Dankesehr auch für deine Antwort. In meinem Fall muss der Radiator aber nach oben, anders geht es sich nicht aus. Was meintest du in diesem Zusammenhang mit "knapp"?


----------



## Crash-Over (25. Juni 2017)

@Flexist 
Ja ich hab bei meinem anderen Pc die H100v2 verbaut und sie ist in der Front verbaut in 2x140Push- 2X120 Pull , oben 3x120+140 nach hinten raus  ,von den temps merk ich nichts. Das der Radiator die Gpu dadurch aufheizt  hab im Idle sowie Oben und im deckel meine 33° bei der GPU anliegen und unter Last naja 40°CPU  gpu je nach Game zwischen 65-73°.Egal ob es im Deckel bzw Front verbaut wurde.Dann bedenke das die Gpu abggebene Wärme auch durch den Radiator muss  wenn der oben verbaut wird .
Was ich vergessen hab das mit den Radiator oben besser wäre ist auch so ein Mythos wo in de herscht 

@Iacn 
Mit "knapp" meinte ich  das die Anschlüsse  an den  rams vorbei gehen aber es geht


----------



## wuselsurfer (25. Juni 2017)

lacn schrieb:


> Was meintest du in diesem Zusammenhang mit "knapp"?


Willst Du nur chatten oder nimmst Du auch mal einen Rat als ehrliche Erfahrung an ohne tausend nebensächlicher Fragen?

Fullqoutes sind auch nicht gern gesehen.

Und über 8 zusätzliche Schrauben hätte ich mich fürchterlich gefreut.


----------



## lacn (25. Juni 2017)

wuselsurfer schrieb:


> Willst Du nur chatten oder nimmst Du auch mal einen Rat als ehrliche Erfahrung an ohne tausend nebensächlicher Fragen?



Tut mir leid, wenn ich dich damit verärgert habe, aber ich bin bei jedem PC-Bau grundsätzlich nervös, weil ich da doch mit relativ teuren Komponenten hantiere. Das soll auf keinen Fall ein Zweifel an euer Kompetenz oder ähnlichem sein - sorry.



wuselsurfer schrieb:


> Fullqoutes sind auch nicht gern gesehen.



Das mit den Fullquotes werde ich mir merken.



wuselsurfer schrieb:


> Und über 8 zusätzliche Schrauben hätte ich mich fürchterlich gefreut.



Und über 8 Schrauben freue ich mich, nur nicht dann, wenn sie irgendwo verwendet werden sollen und ich das übersehe.

So, jetzt weiß ich ja alles und lasse dich in Ruhe, damit ich nicht noch mehr Ärger verursache. Danke für deine/eure Hilfe!


----------



## Flexsist (25. Juni 2017)

@ Crash-Over

1. Ich sagte *kann.* Es kommt auf die Hardware und das Gehäuse an.

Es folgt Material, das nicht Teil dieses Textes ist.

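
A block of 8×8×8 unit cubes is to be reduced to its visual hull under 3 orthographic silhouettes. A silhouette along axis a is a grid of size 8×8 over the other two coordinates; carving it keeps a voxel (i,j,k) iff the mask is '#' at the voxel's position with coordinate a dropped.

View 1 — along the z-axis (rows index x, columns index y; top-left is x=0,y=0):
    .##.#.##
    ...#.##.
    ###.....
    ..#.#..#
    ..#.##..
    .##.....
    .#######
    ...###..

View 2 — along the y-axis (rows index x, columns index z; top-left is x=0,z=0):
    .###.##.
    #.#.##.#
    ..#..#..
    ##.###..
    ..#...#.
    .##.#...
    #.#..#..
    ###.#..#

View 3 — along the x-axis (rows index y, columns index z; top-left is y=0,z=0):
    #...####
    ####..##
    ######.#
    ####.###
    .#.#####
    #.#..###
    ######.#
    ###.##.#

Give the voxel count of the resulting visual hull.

start: 8×8×8 = 512 voxels
step 1: project along z, AND mask (29/64) → |grid| = 232
step 2: project along y, AND mask (30/64) → |grid| = 109
step 3: project along x, AND mask (49/64) → |grid| = 86

86 voxels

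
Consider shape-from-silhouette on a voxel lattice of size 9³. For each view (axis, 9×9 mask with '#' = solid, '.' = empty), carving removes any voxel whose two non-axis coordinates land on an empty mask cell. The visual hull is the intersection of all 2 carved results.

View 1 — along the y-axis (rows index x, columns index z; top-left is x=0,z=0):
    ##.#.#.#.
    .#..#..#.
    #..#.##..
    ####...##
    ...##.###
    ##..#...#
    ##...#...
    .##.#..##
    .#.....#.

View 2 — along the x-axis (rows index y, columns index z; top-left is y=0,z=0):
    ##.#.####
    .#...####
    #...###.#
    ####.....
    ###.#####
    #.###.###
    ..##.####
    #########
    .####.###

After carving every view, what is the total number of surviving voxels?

236 voxels

full grid |V| = 729
[1] y-view keeps 37 columns → grid now 333
[2] x-view keeps 58 columns → grid now 236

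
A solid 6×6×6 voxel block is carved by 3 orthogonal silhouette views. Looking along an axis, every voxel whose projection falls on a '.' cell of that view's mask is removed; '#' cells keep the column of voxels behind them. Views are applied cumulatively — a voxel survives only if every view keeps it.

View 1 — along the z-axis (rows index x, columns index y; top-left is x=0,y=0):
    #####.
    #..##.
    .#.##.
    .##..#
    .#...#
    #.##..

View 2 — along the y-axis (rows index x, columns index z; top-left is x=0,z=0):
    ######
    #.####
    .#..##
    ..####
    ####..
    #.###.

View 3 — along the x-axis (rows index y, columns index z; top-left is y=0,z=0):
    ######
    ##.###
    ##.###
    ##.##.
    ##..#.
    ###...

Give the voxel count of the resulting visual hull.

before carving: 216 voxels (6×6×6)
[1] z-view keeps 19 columns → grid now 114
[2] y-view keeps 26 columns → grid now 86
[3] x-view keeps 26 columns → grid now 63

63 voxels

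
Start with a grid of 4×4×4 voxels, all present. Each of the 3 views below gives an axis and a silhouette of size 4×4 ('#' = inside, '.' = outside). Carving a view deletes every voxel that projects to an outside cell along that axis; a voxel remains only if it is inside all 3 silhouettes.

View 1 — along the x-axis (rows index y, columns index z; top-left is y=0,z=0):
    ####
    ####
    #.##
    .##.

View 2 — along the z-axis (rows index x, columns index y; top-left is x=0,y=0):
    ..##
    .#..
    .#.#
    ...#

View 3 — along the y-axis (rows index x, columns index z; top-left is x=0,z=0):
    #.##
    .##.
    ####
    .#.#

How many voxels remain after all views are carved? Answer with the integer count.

initial block: 4^3 = 64
[1] x-view keeps 13 columns → grid now 52
[2] z-view keeps 6 columns → grid now 17
[3] y-view keeps 11 columns → grid now 13

remaining voxels: 13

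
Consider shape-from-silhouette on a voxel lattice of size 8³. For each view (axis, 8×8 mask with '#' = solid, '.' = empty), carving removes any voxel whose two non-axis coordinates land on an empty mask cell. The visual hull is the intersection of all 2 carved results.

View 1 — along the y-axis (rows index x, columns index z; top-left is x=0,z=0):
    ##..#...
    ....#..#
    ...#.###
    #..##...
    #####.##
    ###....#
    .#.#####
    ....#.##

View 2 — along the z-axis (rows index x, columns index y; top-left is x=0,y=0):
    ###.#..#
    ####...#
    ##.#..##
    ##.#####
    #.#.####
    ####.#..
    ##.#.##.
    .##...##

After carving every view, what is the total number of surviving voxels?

|visual hull| = 170

start: 8×8×8 = 512 voxels
step 1: project along y, AND mask (32/64) → |grid| = 256
step 2: project along z, AND mask (42/64) → |grid| = 170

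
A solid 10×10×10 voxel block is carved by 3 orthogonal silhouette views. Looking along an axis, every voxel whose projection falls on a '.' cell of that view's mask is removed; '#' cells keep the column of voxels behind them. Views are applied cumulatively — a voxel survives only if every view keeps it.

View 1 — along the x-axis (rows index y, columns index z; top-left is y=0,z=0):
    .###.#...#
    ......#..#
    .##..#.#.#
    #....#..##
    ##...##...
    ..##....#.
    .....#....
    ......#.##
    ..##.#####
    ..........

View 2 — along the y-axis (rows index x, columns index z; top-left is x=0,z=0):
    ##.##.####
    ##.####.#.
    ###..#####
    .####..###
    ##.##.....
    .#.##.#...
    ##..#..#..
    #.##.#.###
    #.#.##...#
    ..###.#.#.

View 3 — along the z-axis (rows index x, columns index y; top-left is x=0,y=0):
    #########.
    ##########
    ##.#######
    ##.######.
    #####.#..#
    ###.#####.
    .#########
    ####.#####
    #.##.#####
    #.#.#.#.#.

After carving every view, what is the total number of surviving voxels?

initial block: 10^3 = 1000
V1 x: intersect with YZ mask (34 set) -- 340 left
V2 y: intersect with XZ mask (59 set) -- 184 left
V3 z: intersect with XY mask (82 set) -- 160 left

voxel count = 160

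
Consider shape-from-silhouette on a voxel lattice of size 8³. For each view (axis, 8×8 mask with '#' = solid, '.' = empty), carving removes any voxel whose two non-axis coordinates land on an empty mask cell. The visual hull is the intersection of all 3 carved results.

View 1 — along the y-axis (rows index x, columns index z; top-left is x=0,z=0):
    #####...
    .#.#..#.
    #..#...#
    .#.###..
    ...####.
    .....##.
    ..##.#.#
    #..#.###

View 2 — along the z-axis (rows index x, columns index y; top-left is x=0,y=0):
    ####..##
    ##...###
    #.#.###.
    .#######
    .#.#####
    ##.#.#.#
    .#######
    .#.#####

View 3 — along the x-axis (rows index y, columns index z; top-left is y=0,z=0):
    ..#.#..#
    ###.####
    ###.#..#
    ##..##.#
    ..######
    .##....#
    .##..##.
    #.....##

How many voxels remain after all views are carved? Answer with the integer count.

start: 8×8×8 = 512 voxels
after view 1 [y-axis, 30 of 64 cells solid] → remaining = 240
after view 2 [z-axis, 47 of 64 cells solid] → remaining = 180
after view 3 [x-axis, 36 of 64 cells solid] → remaining = 91

|visual hull| = 91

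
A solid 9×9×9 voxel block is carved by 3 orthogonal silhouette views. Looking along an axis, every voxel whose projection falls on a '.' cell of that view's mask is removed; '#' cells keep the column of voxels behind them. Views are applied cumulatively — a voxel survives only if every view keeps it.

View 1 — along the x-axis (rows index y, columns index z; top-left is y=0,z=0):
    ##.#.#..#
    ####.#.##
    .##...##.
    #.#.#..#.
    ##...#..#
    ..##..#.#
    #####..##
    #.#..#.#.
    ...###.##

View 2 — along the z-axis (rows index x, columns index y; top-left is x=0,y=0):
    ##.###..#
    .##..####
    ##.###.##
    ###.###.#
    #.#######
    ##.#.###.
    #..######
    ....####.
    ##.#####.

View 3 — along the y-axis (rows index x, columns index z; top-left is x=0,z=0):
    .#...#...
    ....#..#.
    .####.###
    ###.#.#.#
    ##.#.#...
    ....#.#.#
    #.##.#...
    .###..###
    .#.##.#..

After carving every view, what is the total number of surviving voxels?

initial block: 9^3 = 729
step 1: project along x, AND mask (44/81) → |grid| = 396
step 2: project along z, AND mask (58/81) → |grid| = 284
step 3: project along y, AND mask (38/81) → |grid| = 125

voxel count = 125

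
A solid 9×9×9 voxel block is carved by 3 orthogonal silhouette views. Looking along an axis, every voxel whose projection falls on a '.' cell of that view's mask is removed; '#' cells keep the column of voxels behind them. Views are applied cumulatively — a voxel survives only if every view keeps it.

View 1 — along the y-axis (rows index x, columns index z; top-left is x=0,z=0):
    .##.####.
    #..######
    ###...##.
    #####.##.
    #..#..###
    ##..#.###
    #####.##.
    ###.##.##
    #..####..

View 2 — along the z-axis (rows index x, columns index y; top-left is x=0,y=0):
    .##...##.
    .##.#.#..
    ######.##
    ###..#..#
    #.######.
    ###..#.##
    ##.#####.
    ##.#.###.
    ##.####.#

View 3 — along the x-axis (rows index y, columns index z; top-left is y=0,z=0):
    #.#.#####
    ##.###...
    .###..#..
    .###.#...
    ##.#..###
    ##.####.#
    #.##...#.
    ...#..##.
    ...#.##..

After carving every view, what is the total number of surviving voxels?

start: 9×9×9 = 729 voxels
  1. axis=1 (XZ plane), |mask|=55  ⇒  voxels=495
  2. axis=2 (XY plane), |mask|=54  ⇒  voxels=324
  3. axis=0 (YZ plane), |mask|=43  ⇒  voxels=179

|visual hull| = 179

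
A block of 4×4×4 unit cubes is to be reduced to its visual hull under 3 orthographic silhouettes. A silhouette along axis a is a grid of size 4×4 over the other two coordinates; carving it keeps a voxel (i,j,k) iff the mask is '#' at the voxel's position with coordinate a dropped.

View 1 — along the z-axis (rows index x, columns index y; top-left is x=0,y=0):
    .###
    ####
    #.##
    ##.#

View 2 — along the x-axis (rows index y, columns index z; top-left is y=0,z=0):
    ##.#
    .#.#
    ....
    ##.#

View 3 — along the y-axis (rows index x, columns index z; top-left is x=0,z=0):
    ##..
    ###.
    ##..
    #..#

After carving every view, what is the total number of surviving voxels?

full grid |V| = 64
[1] z-view keeps 13 columns → grid now 52
[2] x-view keeps 8 columns → grid now 27
[3] y-view keeps 9 columns → grid now 17

remaining voxels: 17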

2. Ist deine Aussage null und nichtig weil ich von Semi-Passiven GPU Kühlung (Luft) sprach, laut deiner Sig ist deine GPU unter Wasser. Hat also mit dem von mir dargestellten Szenario überhaupt nichts zu tun.

3. Nicht jeder User hat 8 Lüfter im PC. Wo ich wieder bei *kann* wäre.



.....2 4 6 ..oh....ich habe auch 8.  Aber ich bin ja auch nicht Jeder.  EDIT: Hab den großen in der Seite vergessen. Sind also 9. Eigentlich sogar 10, aber ich brauch erst neue Schrauben.


----------



## Corsair_Fan (25. Juni 2017)

@ Flexsist
ich kann in mein Primo sogar 22 Lüfter verbauen mit Push/Pull Funktion...ätsch


----------



## Flexsist (25. Juni 2017)




----------



## Crash-Over (25. Juni 2017)

àhm du gehst vom 6700k aus das stimmt aber was ist mit meinem anderen PC  daran gedacht, "nein" 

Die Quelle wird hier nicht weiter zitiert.